BT share holders on hook for bigger Pensions Bills

Shareholders in BT Group PLC (BT), the telecoms group, could be lumbered with the full ongoing costs of servicing the company's £34 billion pension scheme - following a regulator's initial ruling that customers cannot be asked to help pay down its £7.6 billion deficit.

Ofcom, the UK's telecoms regulator, put out a statement Friday ruling out the idea that BT might be allowed to put up prices in its "regulated business" - that is, the monopoly it enjoys over the UK's fixed telephone lines - to pay for its pensions costs.

These costs are understood to be only a few tens of millions a year out of the company's revenue, but the key disappointment for shareholders is that any future, unexpected increases in the deficit will have to be bourne by them.

One analyst, who declined to be named, said: "No one was expecting a huge change in regulated prices to come out of this, but BT has effectively lost out on a potential source of insurance."

John Ralfe, the independent pensions consultant who has analysed BT's pensions bills on behalf of its some of its rivals, said: "BT would have been hoping that the Ofcom ruling would be a 'magic bullet' that would mean they could pass on about a third of their deficit to consumers. That is not going to happen now and it is bad news for BT."

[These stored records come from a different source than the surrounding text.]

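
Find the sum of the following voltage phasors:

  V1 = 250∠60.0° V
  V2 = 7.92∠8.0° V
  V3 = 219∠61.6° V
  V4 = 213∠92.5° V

Step 1 — Convert each phasor to rectangular form:
  V1 = 250·(cos(60.0°) + j·sin(60.0°)) = 125 + j216.5 V
  V2 = 7.92·(cos(8.0°) + j·sin(8.0°)) = 7.843 + j1.102 V
  V3 = 219·(cos(61.6°) + j·sin(61.6°)) = 104.2 + j192.6 V
  V4 = 213·(cos(92.5°) + j·sin(92.5°)) = -9.291 + j212.8 V
Step 2 — Sum components: V_total = 227.7 + j623 V.
Step 3 — Convert to polar: |V_total| = 663.4 V, ∠V_total = 69.9°.

V_total = 663.4∠69.9° V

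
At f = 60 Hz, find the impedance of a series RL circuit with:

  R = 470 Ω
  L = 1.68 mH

Step 1 — Angular frequency: ω = 2π·f = 2π·60 = 377 rad/s.
Step 2 — Component impedances:
  R: Z = R = 470 Ω
  L: Z = jωL = j·377·0.00168 = 0 + j0.6333 Ω
Step 3 — Series combination: Z_total = R + L = 470 + j0.6333 Ω = 470∠0.1° Ω.

Z = 470 + j0.6333 Ω = 470∠0.1° Ω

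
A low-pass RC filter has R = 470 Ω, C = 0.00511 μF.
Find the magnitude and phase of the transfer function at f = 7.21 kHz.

Step 1 — Angular frequency: ω = 2π·7210 = 4.53e+04 rad/s.
Step 2 — Transfer function: H(jω) = 1/(1 + jωRC).
Step 3 — Denominator: 1 + jωRC = 1 + j·4.53e+04·470·5.11e-09 = 1 + j0.1088.
Step 4 — H = 0.9883 - j0.1075.
Step 5 — Magnitude: |H| = 0.9941 (-0.1 dB); phase: φ = -6.2°.

|H| = 0.9941 (-0.1 dB), φ = -6.2°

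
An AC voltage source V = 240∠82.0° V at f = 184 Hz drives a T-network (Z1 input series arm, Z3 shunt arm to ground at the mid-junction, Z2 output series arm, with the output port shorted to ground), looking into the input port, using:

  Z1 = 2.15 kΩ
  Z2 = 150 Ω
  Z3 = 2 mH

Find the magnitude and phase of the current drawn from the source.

Step 1 — Angular frequency: ω = 2π·f = 2π·184 = 1156 rad/s.
Step 2 — Component impedances:
  Z1: Z = R = 2150 Ω
  Z2: Z = R = 150 Ω
  Z3: Z = jωL = j·1156·0.002 = 0 + j2.312 Ω
Step 3 — With the output port shorted to ground, the output series arm Z2 runs from the junction to ground; the shunt arm Z3 also runs from the junction to ground. They appear in parallel: Z3 || Z2 = 0.03563 + j2.312 Ω.
Step 4 — Series with input arm Z1: Z_in = Z1 + (Z3 || Z2) = 2150 + j2.312 Ω = 2150∠0.1° Ω.
Step 5 — Source phasor: V = 240∠82.0° V = 33.4 + j237.7 V.
Step 6 — Ohm's law: I = V / Z_total = (33.4 + j237.7) / (2150 + j2.312) = 0.01565 + j0.1105 A.
Step 7 — Convert to polar: |I| = 0.1116 A, ∠I = 81.9°.

I = 0.1116∠81.9° A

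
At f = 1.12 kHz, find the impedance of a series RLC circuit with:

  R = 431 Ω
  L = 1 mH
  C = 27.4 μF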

BT's final-salary pension scheme is the country's biggest, with a membership of 336,000 and investment assets valued at GBP34.1 billion at the end of 2009. Its liabilities, however, total GBP41.7 billion.

The deficit has been caused by a complex series of factors - including historic underfunding, rising life expectancy, and the company encouraging staff to take early retirements during downsizing in the 1990s.

Poor stock-market performance has hardly helped, though its in-house fund manager Hermes has beaten its targets over the long term, producing returns of 8% over 15 years for the scheme, against 7.4% for its internal benchmark.

Despite the knockback from Ofcom, the company said it was correct to have made its case to the regulator. A spokesman said: "There is regulatory precedent from other industries for BT to be able to recover some proportion of its total pension costs through regulated charges. There are a number of elements of this consultation that we will now review in detail and respond to in due course."

Ofcom's said its statement was a summary of its thinking following an "initial" consultation, with full conclusions expected at the end of this year.

It has left at least one big question unanswered.

This centres on the "cost of capital" measure Ofcom uses to set the regulated prices BT can charge for its services. It has been suggested that Ofcom excludes the ongoing cost of maintaining the pension scheme, as well as the deficit payments, from this measure.

In theory, this could mean Ofcom obliging BT to lower the price of its services and pass on none of the costs of its pension to its customers at all. Firms such as TalkTalk Telecom Group PLC (TALK.LN) and British Sky Broadcasting Group PLC (BSY.LN), who are simultaneous competitors and customers to BT, are particularly keen on this idea - but Ofcom has, for now, decided against action in this area.